I'm in, I'll do 2x2, 3x3 4x4, and OH, username on TTW is jack.


----------



## David1994 (Jul 16, 2011)

Well 2x2,3x3 and maybe 4x4.
My username for TTW is David1994


----------



## MrIndianTeen (Jul 16, 2011)

I'll do 2x2, 3x3 and OH. 

TTW username -- MrIndianTeen


----------



## Clayy9 (Jul 21, 2011)

The competition is near... sign up now!

Bump.


----------



## antoineccantin (Jul 21, 2011)

I'll do 2-5, OH, Mega, Pyra and Clock.


----------



## RaresB (Jul 22, 2011)

Ttw username is pwnAge can I do 3x3 2x2 and OH


----------



## Skullush (Jul 22, 2011)

2x2, 3x3, 4x4, Pyraminx, Megaminx, Square-1, and BLD if you're having it

TTW: Rex


----------



## Clayy9 (Jul 23, 2011)

Just a few notes:
- There won't be passwords for the competition rooms, and anyone can join if they wish.
- I'm not recording scrambles. This means that if you miss a round or come in late, you cannot make it up, and it counts as a DNS.

That's all.


----------



## JackJ (Jul 23, 2011)

What about events that start at the same time? Like 3x3 and 4x4?


----------



## Clayy9 (Jul 23, 2011)

JackJ said:


> What about events that start at the same time? Like 3x3 and 4x4?


 
Once 3x3 ends, there will be a small break (~5min) and then the 4x4 will start. The same applies to the other rounds.


----------



## JackJ (Jul 23, 2011)

Alright, thanks.


----------



## Clayy9 (Jul 23, 2011)

oddlespuddle said:


> I forgot to include my TTW username.

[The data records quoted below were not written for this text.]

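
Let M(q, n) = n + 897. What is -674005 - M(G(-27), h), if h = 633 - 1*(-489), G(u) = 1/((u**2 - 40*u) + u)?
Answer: -676024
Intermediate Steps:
G(u) = 1/(u**2 - 39*u)
h = 1122 (h = 633 + 489 = 1122)
M(q, n) = 897 + n
-674005 - M(G(-27), h) = -674005 - (897 + 1122) = -674005 - 1*2019 = -674005 - 2019 = -676024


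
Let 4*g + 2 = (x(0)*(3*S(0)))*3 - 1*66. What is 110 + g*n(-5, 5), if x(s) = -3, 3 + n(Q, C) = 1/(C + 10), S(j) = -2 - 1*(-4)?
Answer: 2992/15 ≈ 199.47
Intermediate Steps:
S(j) = 2 (S(j) = -2 + 4 = 2)
n(Q, C) = -3 + 1/(10 + C) (n(Q, C) = -3 + 1/(C + 10) = -3 + 1/(10 + C))
g = -61/2 (g = -½ + (-9*2*3 - 1*66)/4 = -½ + (-3*6*3 - 66)/4 = -½ + (-18*3 - 66)/4 = -½ + (-54 - 66)/4 = -½ + (¼)*(-120) = -½ - 30 = -61/2 ≈ -30.500)
110 + g*n(-5, 5) = 110 - 61*(-29 - 3*5)/(2*(10 + 5)) = 110 - 61*(-29 - 15)/(2*15) = 110 - 61*(-44)/30 = 110 - 61/2*(-44/15) = 110 + 1342/15 = 2992/15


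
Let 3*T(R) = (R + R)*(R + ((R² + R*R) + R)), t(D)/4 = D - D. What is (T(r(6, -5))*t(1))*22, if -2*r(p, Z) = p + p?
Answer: 0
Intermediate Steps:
r(p, Z) = -p (r(p, Z) = -(p + p)/2 = -p)
t(D) = 0 (t(D) = 4*(D - D) = 4*0 = 0)
T(R) = 2*R*(2*R + 2*R²)/3 (T(R) = ((R + R)*(R + ((R² + R*R) + R)))/3 = ((2*R)*(R + ((R² + R²) + R)))/3 = ((2*R)*(R + (2*R² + R)))/3 = ((2*R)*(R + (R + 2*R²)))/3 = ((2*R)*(2*R + 2*R²))/3 = (2*R*(2*R + 2*R²))/3 = 2*R*(2*R + 2*R²)/3)
(T(r(6, -5))*t(1))*22 = ((4*(-1*6)²*(1 - 1*6)/3)*0)*22 = (((4/3)*(-6)²*(1 - 6))*0)*22 = (((4/3)*36*(-5))*0)*22 = -240*0*22 = 0*22 = 0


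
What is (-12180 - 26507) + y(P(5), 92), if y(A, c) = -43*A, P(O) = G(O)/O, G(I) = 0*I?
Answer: -38687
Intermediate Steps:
G(I) = 0
P(O) = 0 (P(O) = 0/O = 0)
(-12180 - 26507) + y(P(5), 92) = (-12180 - 26507) - 43*0 = -38687 + 0 = -38687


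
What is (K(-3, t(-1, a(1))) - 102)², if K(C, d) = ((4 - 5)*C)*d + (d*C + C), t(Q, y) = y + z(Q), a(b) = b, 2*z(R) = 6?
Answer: 11025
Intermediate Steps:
z(R) = 3 (z(R) = (½)*6 = 3)
t(Q, y) = 3 + y (t(Q, y) = y + 3 = 3 + y)
K(C, d) = C (K(C, d) = (-C)*d + (C*d + C) = -C*d + (C + C*d) = C)
(K(-3, t(-1, a(1))) - 102)² = (-3 - 102)² = (-105)² = 11025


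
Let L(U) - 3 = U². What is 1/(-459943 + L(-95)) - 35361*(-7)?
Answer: 111613637204/450915 ≈ 2.4753e+5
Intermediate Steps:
L(U) = 3 + U²
1/(-459943 + L(-95)) - 35361*(-7) = 1/(-459943 + (3 + (-95)²)) - 35361*(-7) = 1/(-459943 + (3 + 9025)) + 247527 = 1/(-459943 + 9028) + 247527 = 1/(-450915) + 247527 = -1/450915 + 247527 = 111613637204/450915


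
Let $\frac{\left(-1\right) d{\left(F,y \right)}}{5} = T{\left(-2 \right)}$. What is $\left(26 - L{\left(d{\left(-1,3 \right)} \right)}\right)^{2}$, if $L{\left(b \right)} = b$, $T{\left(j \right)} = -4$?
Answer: $36$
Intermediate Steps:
$d{\left(F,y \right)} = 20$ ($d{\left(F,y \right)} = \left(-5\right) \left(-4\right) = 20$)
$\left(26 - L{\left(d{\left(-1,3 \right)} \right)}\right)^{2} = \left(26 - 20\right)^{2} = 6^{2} = 36$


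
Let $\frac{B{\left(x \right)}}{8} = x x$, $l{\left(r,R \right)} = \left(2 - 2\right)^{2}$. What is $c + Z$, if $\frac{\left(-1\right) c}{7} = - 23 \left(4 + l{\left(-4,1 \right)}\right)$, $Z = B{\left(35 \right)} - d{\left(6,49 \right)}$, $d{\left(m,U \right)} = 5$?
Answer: $10439$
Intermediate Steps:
$l{\left(r,R \right)} = 0$ ($l{\left(r,R \right)} = 0^{2} = 0$)
$B{\left(x \right)} = 8 x^{2}$ ($B{\left(x \right)} = 8 x x = 8 x^{2}$)
$Z = 9795$ ($Z = 8 \cdot 35^{2} - 5 = 8 \cdot 1225 - 5 = 9800 - 5 = 9795$)
$c = 644$ ($c = - 7 \left(- 23 \left(4 + 0\right)\right) = - 7 \left(\left(-23\right) 4\right) = \left(-7\right) \left(-92\right) = 644$)
$c + Z = 644 + 9795 = 10439$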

It's Oddlespuddle.
> And can I be in Pyraminx, Megaminx and square-1 also


 
Yes, you can. By the way, 2x2 is already over.


----------



## Clayy9 (Jul 23, 2011)

oddlespuddle said:


> so your time zones are different! what time is 3x3x3!


 
I specifically added the time zone "EDT" for people. 3x3 started at 11:30 EDT.


----------



## Clayy9 (Jul 24, 2011)

The results are up. Next competition, I'm going back to the original format (but with the addition of Magic and Master Magic only).


----------